Shoppers are busy in the computer department at Myrtle Beach's Best Buy during the annual tax-free weekend on Saturday.
Shoppers are busy in the computer department at Myrtle Beach's Best Buy during the annual tax-free weekend on Saturday. jblackmon@thesunnews.com

Walking out of Best Buy, Danielle Caines totaled up her savings.

The Loris mother had just purchased two HP computers, two printers and an external hard drive. Her next stop would be Coastal Grand Mall to buy uniforms for her children, both students at North Myrtle Beach Christian School.

“We saved a lot,” she said Saturday afternoon. “They’ll put the computers on sale and then you get the taxes off as well. It works out really good.”

For Caines, the combination of store sales and some tax-free shopping translated into about $200 in savings. For South Carolina shoppers, the sales tax holiday will mean more than $2 million in savings.
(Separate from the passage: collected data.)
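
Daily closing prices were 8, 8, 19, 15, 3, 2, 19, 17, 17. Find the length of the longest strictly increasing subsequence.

3

Track the smallest tail for each achievable length (strict):
8 → extends → [8]
8 → already a tail → [8]
19 → extends → [8, 19]
15 → replaces 19 → [8, 15]
3 → replaces 8 → [3, 15]
2 → replaces 3 → [2, 15]
19 → extends → [2, 15, 19]
17 → replaces 19 → [2, 15, 17]
17 → already a tail → [2, 15, 17]
Three tails, so the longest strictly increasing subsequence has length 3 (e.g. 8, 15, 19).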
And for the state’s businesses — both large and small — the weekend is a financial winner, too.

“It’s like the precursor to Black Friday,” said Stan Kilp, general manager of Best Buy in Myrtle Beach. “It’s almost the same thing. It’s the Black Friday for computers.”
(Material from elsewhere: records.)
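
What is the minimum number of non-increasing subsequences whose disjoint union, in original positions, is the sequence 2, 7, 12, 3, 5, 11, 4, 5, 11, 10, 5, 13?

6

Place each on the leftmost legal pile:
2 → new pile 1 (tops now [2])
7 → new pile 2 (tops now [2, 7])
12 → new pile 3 (tops now [2, 7, 12])
3 → pile 2 (tops now [2, 3, 12])
5 → pile 3 (tops now [2, 3, 5])
11 → new pile 4 (tops now [2, 3, 5, 11])
4 → pile 3 (tops now [2, 3, 4, 11])
5 → pile 4 (tops now [2, 3, 4, 5])
11 → new pile 5 (tops now [2, 3, 4, 5, 11])
10 → pile 5 (tops now [2, 3, 4, 5, 10])
5 → pile 4 (tops now [2, 3, 4, 5, 10])
13 → new pile 6 (tops now [2, 3, 4, 5, 10, 13])
Six piles.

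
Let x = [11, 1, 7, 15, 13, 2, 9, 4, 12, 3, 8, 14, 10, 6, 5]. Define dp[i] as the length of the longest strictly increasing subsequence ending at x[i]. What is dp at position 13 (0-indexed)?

4

dp[i] = 1 + max{dp[j] : j<i, x[j]<x[i]} (or 1 if no such j):
i:      0  1  2  3  4  5  6  7  8  9 10 11 12 13 14
x[i]:  11  1  7 15 13  2  9  4 12  3  8 14 10  6  5
dp:     1  1  2  3  3  2  3  3  4  3  4  5  5  4  4
At index 13 the value is 4.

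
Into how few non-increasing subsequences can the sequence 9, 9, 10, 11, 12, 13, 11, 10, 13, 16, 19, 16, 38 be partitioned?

Place each on the leftmost legal pile:
9 → new pile 1 (tops now [9])
9 → pile 1 (tops now [9])
10 → new pile 2 (tops now [9, 10])
11 → new pile 3 (tops now [9, 10, 11])
12 → new pile 4 (tops now [9, 10, 11, 12])
13 → new pile 5 (tops now [9, 10, 11, 12, 13])
11 → pile 3 (tops now [9, 10, 11, 12, 13])
10 → pile 2 (tops now [9, 10, 11, 12, 13])
13 → pile 5 (tops now [9, 10, 11, 12, 13])
16 → new pile 6 (tops now [9, 10, 11, 12, 13, 16])
19 → new pile 7 (tops now [9, 10, 11, 12, 13, 16, 19])
16 → pile 6 (tops now [9, 10, 11, 12, 13, 16, 19])
38 → new pile 8 (tops now [9, 10, 11, 12, 13, 16, 19, 38])
Eight piles.

8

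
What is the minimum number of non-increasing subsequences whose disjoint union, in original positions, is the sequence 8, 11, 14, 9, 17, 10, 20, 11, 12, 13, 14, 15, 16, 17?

10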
For the past 16 years, the state has suspended its 6 percent sales tax on select items for one weekend each summer. The list of tax-free products includes clothing, school supplies and, of course, computers. This year’s holiday began at 12:01 a.m. Friday and concludes Sunday at midnight.
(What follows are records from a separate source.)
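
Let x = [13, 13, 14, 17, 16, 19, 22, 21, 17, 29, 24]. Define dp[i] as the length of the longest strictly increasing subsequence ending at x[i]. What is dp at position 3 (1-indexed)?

dp[i] = 1 + max{dp[j] : j<i, x[j]<x[i]} (or 1 if no such j):
i:      1  2  3  4  5  6  7  8  9 10 11
x[i]:  13 13 14 17 16 19 22 21 17 29 24
dp:     1  1  2  3  3  4  5  5  4  6  6
At index 3 the value is 2.

2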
“It is a win-win situation,” said Ashley Thomas, spokeswoman for the state Department of Revenue. “It does help lessen the tax burden for those parents and consumers who are out there shopping for back to school. But at the same time, it benefits businesses and retailers by increasing the traffic in their stores and generating additional sales … Retailers tell us that this is the second biggest shopping weekend after Black Friday for them.”

At Best Buy Saturday, Kilp said business had already exceeded projections.

“Yesterday, from start to finish, there was never a dull period,” he said. “It was busy all the way up past closing. Just a fantastic day.”

This is the second year North Carolina has not offered a similar tax-free holiday. Some Grand Strand store managers said they have seen Tar Heel shoppers buying everything from bookbags to laptops.

“They have come over the border to shop,” Kilp said.

Although crowds could be expected at major retailers such as Best Buy, Target and Wal-Mart, the promotion benefits smaller businesses, too.

“It absolutely does,” said Jim Price, manager of Everything Computers, which sells refurbished laptops and other electronics at stores in Conway, Socastee, Surfside and North Myrtle Beach.

Price said back-to-school sales have been strong. And while he couldn’t say this particular weekend has generated more customers than others recently, he appreciates the publicity the holiday provides and knows area families enjoy saving a few dollars.

“It’s a big help for parents,” he said.

At Oh Sew Cute, a children’s clothing and screen printing store in Conway, owner Summer Hucks enjoyed her best tax-free weekend since she opened the business four years ago.

“Yesterday we were so crazy,” she said. “Today has been really, really busy. … “We really do, honestly, probably just as good as some of the big box stores.”

Even with all the extra traffic, don’t think the store owners are missing out on the deals this weekend.

“I’m going shopping, too,” Hucks said. “As soon as we close, I’m gone.”